At one point, the building's codeveloper Feldman, Westreich and the real estate company owned 38, or 22 percent of the building's units. Westreich has sold his units, although his ex-wife Thea still owns four, and Burr, Morris and Pardoe also have sold some of their units, but still own four. Altogether, they own 26 units with various other people owning the remaining nonresident units.

Of the 26 units, Feldman, his wife and their two children own 18, percent of the units, the largest[TEXT OMITTED FROM SOURCE] block. Feldman, who has refused to pay the $15 lease fee, had his lawyers challenge its legality and according to some resident owners has led the fight to unseat the board, a charge that Feldman denies, although his lawyer drew up the legal documents to oust the present board.

Board president Short and Ralph Rosenbaum, also a resident board member, say control of the building by absentee owners would lead to sloppy maintenance and sluggish pursuit of warranty claims against Feldman, codeveloper and now absentee owner, for alleged poor construction in the building that they estimate could cost up to $118,000 to correct. Four of the five nominees to the board are nonresident owners and one of them is a vice president with the real estate firm sold the building for Feldman and his partner.

The absentee owners say the lease service fee is discriminatory. They say their concern for the building equals that of resident owners and that fears that the warrant claims could go unpursued are unfounded.

The present board says the new fee is needed to pay the extra costs incurred with large numbers of tenants such as higher utility bills, postage and handling for notices and newsletters that must be mailed to nonresident owners, cost of duplicating materials for both the tenant and owner and charges by the building's management company to review all leases to insure they comply with the condominium's by-laws and U.S. and state laws.
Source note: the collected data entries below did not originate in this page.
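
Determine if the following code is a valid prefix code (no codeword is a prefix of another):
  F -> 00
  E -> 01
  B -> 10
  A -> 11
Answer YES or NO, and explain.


Checking each pair (does one codeword prefix another?):
  F='00' vs E='01': no prefix
  F='00' vs B='10': no prefix
  F='00' vs A='11': no prefix
  E='01' vs F='00': no prefix
  E='01' vs B='10': no prefix
  E='01' vs A='11': no prefix
  B='10' vs F='00': no prefix
  B='10' vs E='01': no prefix
  B='10' vs A='11': no prefix
  A='11' vs F='00': no prefix
  A='11' vs E='01': no prefix
  A='11' vs B='10': no prefix
No violation found over all pairs.

YES -- this is a valid prefix code. No codeword is a prefix of any other codeword.


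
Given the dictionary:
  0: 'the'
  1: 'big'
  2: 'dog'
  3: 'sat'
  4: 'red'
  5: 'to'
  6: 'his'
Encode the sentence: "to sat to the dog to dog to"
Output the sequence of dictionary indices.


Look up each word in the dictionary:
  'to' -> 5
  'sat' -> 3
  'to' -> 5
  'the' -> 0
  'dog' -> 2
  'to' -> 5
  'dog' -> 2
  'to' -> 5

Encoded: [5, 3, 5, 0, 2, 5, 2, 5]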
Fred Jacob, a General Electric attorney whose relatives own a Carriage House unit, is a leader in the fight to wrest control from resident owners.

In an eight-page newsletter sent to building owners two weeks ago, Jacob called on all owners to "restore sanity and a sense of responsibility" to the management of the building, to withhold payment of the fee and to vote for a new board to replace "the store front activism we have seen."

"It's a power struggle," says Raymond P. Cahill, a nominee for the new board and an absentee owner. "That's really what it amounts to."